Study: White Capitol Protesters Fear Losing Rights to Minorities

Study: White Capitol Protesters Fear Losing Rights to Minorities protesters at the us capitol (Getty Images)

By Brian Freeman | Wednesday, 07 April 2021 01:01 PM

Most of the estimated 380 people arrested in connection with the January 6 attack on the Capitol came from places where white people feared their rights in American politics and culture were being taken away by minorities and immigrants, political scientist Robert Pape found in a study he conducted, The New York Times reported on Wednesday.

"If you look back in history, there has always been a series of far-right extremist movements responding to new waves of immigration to the United States or to movements for civil rights by minority groups," Pape said. "You see a common pattern in the Capitol insurrectionists.
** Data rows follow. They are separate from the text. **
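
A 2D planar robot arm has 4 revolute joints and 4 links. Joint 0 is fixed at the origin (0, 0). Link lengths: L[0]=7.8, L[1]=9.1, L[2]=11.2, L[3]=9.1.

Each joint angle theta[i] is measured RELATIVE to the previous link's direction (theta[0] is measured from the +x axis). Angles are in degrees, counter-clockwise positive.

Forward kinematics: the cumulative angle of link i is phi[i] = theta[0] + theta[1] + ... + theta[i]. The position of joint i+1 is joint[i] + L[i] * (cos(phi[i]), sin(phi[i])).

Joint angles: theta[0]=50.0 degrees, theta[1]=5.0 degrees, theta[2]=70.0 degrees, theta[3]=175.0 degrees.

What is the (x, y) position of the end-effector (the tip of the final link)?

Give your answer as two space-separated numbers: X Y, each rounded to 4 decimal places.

Answer: 8.3592 14.7231

Derivation:
joint[0] = (0.0000, 0.0000)  (base)
link 0: phi[0] = 50 = 50 deg
  cos(50 deg) = 0.6428, sin(50 deg) = 0.7660
  joint[1] = (0.0000, 0.0000) + 7.8 * (0.6428, 0.7660) = (0.0000 + 5.0137, 0.0000 + 5.9751) = (5.0137, 5.9751)
link 1: phi[1] = 50 + 5 = 55 deg
  cos(55 deg) = 0.5736, sin(55 deg) = 0.8192
  joint[2] = (5.0137, 5.9751) + 9.1 * (0.5736, 0.8192) = (5.0137 + 5.2195, 5.9751 + 7.4543) = (10.2333, 13.4294)
link 2: phi[2] = 50 + 5 + 70 = 125 deg
  cos(125 deg) = -0.5736, sin(125 deg) = 0.8192
  joint[3] = (10.2333, 13.4294) + 11.2 * (-0.5736, 0.8192) = (10.2333 + -6.4241, 13.4294 + 9.1745) = (3.8092, 22.6039)
link 3: phi[3] = 50 + 5 + 70 + 175 = 300 deg
  cos(300 deg) = 0.5000, sin(300 deg) = -0.8660
  joint[4] = (3.8092, 22.6039) + 9.1 * (0.5000, -0.8660) = (3.8092 + 4.5500, 22.6039 + -7.8808) = (8.3592, 14.7231)
End effector: (8.3592, 14.7231)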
They are mainly middle-class to upper-middle-class whites who are worried that, as social changes occur around them, they will see a decline in their status in the future."

Pape said that the most crucial finding in his study was that counties with the most significant declines in the non-Hispanic white population are the most likely to produce protesters.
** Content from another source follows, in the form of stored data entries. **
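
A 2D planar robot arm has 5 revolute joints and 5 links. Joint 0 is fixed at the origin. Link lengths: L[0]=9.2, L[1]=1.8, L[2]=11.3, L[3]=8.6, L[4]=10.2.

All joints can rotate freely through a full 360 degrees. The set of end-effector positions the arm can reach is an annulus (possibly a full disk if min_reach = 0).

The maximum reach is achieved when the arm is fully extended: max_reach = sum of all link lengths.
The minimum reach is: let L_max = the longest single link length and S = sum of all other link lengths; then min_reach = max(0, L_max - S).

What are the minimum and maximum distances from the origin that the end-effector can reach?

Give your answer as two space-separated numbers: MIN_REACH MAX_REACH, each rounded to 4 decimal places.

Answer: 0.0000 41.1000

Derivation:
Link lengths: [9.2, 1.8, 11.3, 8.6, 10.2]
max_reach = 9.2 + 1.8 + 11.3 + 8.6 + 10.2 = 41.1
L_max = max([9.2, 1.8, 11.3, 8.6, 10.2]) = 11.3
S (sum of others) = 41.1 - 11.3 = 29.8
min_reach = max(0, 11.3 - 29.8) = max(0, -18.5) = 0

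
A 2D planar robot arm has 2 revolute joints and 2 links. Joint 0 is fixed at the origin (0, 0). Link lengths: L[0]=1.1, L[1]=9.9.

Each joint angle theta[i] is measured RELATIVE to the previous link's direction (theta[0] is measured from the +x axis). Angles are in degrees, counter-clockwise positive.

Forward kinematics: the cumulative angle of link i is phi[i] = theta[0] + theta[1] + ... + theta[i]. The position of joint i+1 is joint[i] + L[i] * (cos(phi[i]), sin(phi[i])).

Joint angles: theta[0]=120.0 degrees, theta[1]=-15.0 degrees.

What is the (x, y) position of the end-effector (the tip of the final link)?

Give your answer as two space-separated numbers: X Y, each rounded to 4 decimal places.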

He added that this held true even when controlling for population size, distance to Washington, unemployment rate, and urban or rural location.
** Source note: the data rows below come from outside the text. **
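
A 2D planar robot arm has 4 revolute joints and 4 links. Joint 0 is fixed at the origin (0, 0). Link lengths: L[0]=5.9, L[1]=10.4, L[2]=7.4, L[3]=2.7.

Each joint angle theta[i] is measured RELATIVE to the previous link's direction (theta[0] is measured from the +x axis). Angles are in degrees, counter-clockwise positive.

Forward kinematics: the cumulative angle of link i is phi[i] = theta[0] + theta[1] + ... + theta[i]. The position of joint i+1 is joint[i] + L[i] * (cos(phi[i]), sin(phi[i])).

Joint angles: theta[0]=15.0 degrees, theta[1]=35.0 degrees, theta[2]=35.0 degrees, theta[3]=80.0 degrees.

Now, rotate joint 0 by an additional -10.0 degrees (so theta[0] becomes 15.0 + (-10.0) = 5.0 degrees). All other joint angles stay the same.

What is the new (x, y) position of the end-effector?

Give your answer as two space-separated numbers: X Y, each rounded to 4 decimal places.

Answer: 13.3126 15.4881

Derivation:
joint[0] = (0.0000, 0.0000)  (base)
link 0: phi[0] = 5 = 5 deg
  cos(5 deg) = 0.9962, sin(5 deg) = 0.0872
  joint[1] = (0.0000, 0.0000) + 5.9 * (0.9962, 0.0872) = (0.0000 + 5.8775, 0.0000 + 0.5142) = (5.8775, 0.5142)
link 1: phi[1] = 5 + 35 = 40 deg
  cos(40 deg) = 0.7660, sin(40 deg) = 0.6428
  joint[2] = (5.8775, 0.5142) + 10.4 * (0.7660, 0.6428) = (5.8775 + 7.9669, 0.5142 + 6.6850) = (13.8444, 7.1992)
link 2: phi[2] = 5 + 35 + 35 = 75 deg
  cos(75 deg) = 0.2588, sin(75 deg) = 0.9659
  joint[3] = (13.8444, 7.1992) + 7.4 * (0.2588, 0.9659) = (13.8444 + 1.9153, 7.1992 + 7.1479) = (15.7597, 14.3471)
link 3: phi[3] = 5 + 35 + 35 + 80 = 155 deg
  cos(155 deg) = -0.9063, sin(155 deg) = 0.4226
  joint[4] = (15.7597, 14.3471) + 2.7 * (-0.9063, 0.4226) = (15.7597 + -2.4470, 14.3471 + 1.1411) = (13.3126, 15.4881)
End effector: (13.3126, 15.4881)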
In Pape’s study, conducted with the help of researchers at the Chicago Project on Security and Threats, a think tank that he runs at the University of Chicago, he determined that only about 10% of those charged were members of established far-right organizations.

However, he emphasized that the remaining 90% of the "ordinary" protesters constitute a still solidifying mass movement on the right that has proven itself willing to put "violence at its core."

"If all of this is really rooted in the politics of social change, then we have to realize that it’s not going to be solved — or solved alone — by law enforcement agencies," Pape said. "This is political violence, not just ordinary criminal violence, and it is going to require both additional information and a strategic approach."

He suggested that right-wing media outlets will stoke fear about whites losing their rights to minorities and, therefore, the racial and cultural anxieties that lay beneath the attack at the Capitol are not going away.

Pape said that in American history other mass movements have formed in response to large-scale cultural change.

For example, in the mid-1800s, the Know Nothing Party, a group of nativist Protestants, was established in response to large waves of mostly Irish Catholic immigration to the United States.

In a similar fashion, Pape said the Ku Klux Klan experienced a revival after World War I that was spurred, in part, by the arrival of Italian immigrants to the country and the beginnings of the so-called Great Migration of Black Americans from the rural South to the industrialized North.

Law enforcement officials have estimated that between 800 and 1,000 people entered the Capitol on January 6. In recent court filings, the government has indicated that more than 400 people may face charges at some point.